I’ve got some way into Bernard Carlson’s book Tesla: Inventor of the Electrical Age, which is out in paperback now. It’s very interesting, although the physics washes over me. The difference between a rotor, a stator, a transformer and a conductor? It just doesn’t stick. It must be like this for non-economists reading about economics. Anyway, the terms make sense once if you concentrate really hard but then just evaporate from the mind.
On the other hand, I’m finding the depiction of the early electrical industry in the US and Europe very interesting – the fierce competition, patenting of different approaches, seriously risky capital investment, the uncertainty over what would emerge as an industry standard, the dastardliness of some rich investors, the works.
One chapter describes Tesla’s early investors and how they got interested in electricity.
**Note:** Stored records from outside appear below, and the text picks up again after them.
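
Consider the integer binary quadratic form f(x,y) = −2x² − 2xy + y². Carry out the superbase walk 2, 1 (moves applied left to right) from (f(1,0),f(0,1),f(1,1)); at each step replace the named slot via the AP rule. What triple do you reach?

start (-2,1,-3) = (f(1,0),f(0,1),f(1,1))
replace slot 2: 2·((-2)+(-3)) − 1 = -11 → (-2,-11,-3)
replace slot 1: 2·((-11)+(-3)) − (-2) = -26 → (-26,-11,-3)

-26,-11,-3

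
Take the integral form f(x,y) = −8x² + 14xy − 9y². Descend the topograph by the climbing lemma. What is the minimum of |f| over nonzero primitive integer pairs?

translate: b→2 (≡-14 mod 16), so (8,-14,9)→(8,2,3)
flip: (8,2,3)→(3,-2,8)
reduced (well bottom): (3,-2,8) with a≤c, −a<b≤a
well minimum |f| = |-3| = 3 (negative-definite)

3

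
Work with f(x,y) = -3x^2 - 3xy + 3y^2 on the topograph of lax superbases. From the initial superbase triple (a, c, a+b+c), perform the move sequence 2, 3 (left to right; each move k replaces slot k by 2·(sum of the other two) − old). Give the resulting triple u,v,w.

start (-3,3,-3) = (f(1,0),f(0,1),f(1,1))
replace slot 2: 2·((-3)+(-3)) − 3 = -15 → (-3,-15,-3)
replace slot 3: 2·((-3)+(-15)) − (-3) = -33 → (-3,-15,-33)

-3,-15,-33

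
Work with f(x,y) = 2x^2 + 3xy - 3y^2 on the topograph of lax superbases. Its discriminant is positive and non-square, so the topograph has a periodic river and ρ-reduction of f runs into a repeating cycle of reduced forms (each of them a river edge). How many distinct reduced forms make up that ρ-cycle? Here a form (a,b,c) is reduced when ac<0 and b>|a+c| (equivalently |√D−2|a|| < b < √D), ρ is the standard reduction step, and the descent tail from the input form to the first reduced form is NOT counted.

D = 33, ⌊√D⌋ = 5
river: ρ → (-3,3,2)
river: ρ → (2,5,-1)
river: ρ → (-1,5,2)
river: ρ → (2,3,-3)
ρ-cycle length = 4 (tail of 0 descent steps not counted)

4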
One had started with a telegraph line between Washington DC and Chicago: “Peck discovered that there were banks and merchants who were interested in leasing dedicated wires in order to conduct their business securely.” So, as now, the finance industry was a big customer of the new technologies.
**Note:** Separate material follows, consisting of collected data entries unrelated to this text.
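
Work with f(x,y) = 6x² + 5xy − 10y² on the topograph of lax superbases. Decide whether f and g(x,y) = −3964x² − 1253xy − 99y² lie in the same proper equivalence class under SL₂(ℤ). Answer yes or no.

D₁ = 265, D₂ = 265
river cycle of f (length 22): (-10, 15, 1), (1, 15, -10), (-10, 5, 6), (6, 7, -9), (-9, 11, 4), (4, 13, -6), (-6, 11, 6), (6, 13, -4), (-4, 11, 9), (9, 7, -6), … (12 more)
river cycle of g (length 22): (-10, 15, 1), (1, 15, -10), (-10, 5, 6), (6, 7, -9), (-9, 11, 4), (4, 13, -6), (-6, 11, 6), (6, 13, -4), (-4, 11, 9), (9, 7, -6), … (12 more)
cycles coincide ⇒ equivalent

yes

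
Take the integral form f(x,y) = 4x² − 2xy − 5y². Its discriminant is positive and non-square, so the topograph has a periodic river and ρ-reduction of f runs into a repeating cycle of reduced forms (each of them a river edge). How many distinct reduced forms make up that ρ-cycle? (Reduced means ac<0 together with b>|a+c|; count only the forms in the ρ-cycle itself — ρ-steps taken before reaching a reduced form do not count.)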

I also liked this parallel with modern times: Tesla persuaded his investors to provide more funds with a demo involving spinning an egg on its pointy end on a wooden table thanks to some electrical whatevs underneath. They loved it. “This episode taught Tesla that invention would require a degree of showmanship in order to create the right illusions about his creations. People do not invest in inventions built out of tin cans; they invest in projects that capture their imagination.”
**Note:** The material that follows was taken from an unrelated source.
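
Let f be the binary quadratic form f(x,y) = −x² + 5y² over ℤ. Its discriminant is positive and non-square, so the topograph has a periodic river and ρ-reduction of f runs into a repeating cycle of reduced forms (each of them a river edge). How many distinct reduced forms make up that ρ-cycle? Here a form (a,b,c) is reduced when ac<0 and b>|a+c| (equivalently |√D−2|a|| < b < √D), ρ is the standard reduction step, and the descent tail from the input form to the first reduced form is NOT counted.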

And, to my delight in these early chapters, Tesla turns out to have got his start at the Ganz electrical works in Budapest. I visited the factory in early 1990, when it took immediate advantage of the collapse of communism to look for western investors, and hired a stockbroker from London who took some journalists (including me) on a trip. It was fascinating. The managing director’s secretary had the only key to the cupboard in which the toilet paper was kept so she knew exactly when everybody in the party had to go – clearly a powerful woman in the enterprise. The factory itself was ginormous and took in steel, ore and coal at one end and turned out trams and ligh bulbs at the other end. Spectacular. Monstroously inefficient.
I’m 4 chapters in. Have always loved this image of Tesla.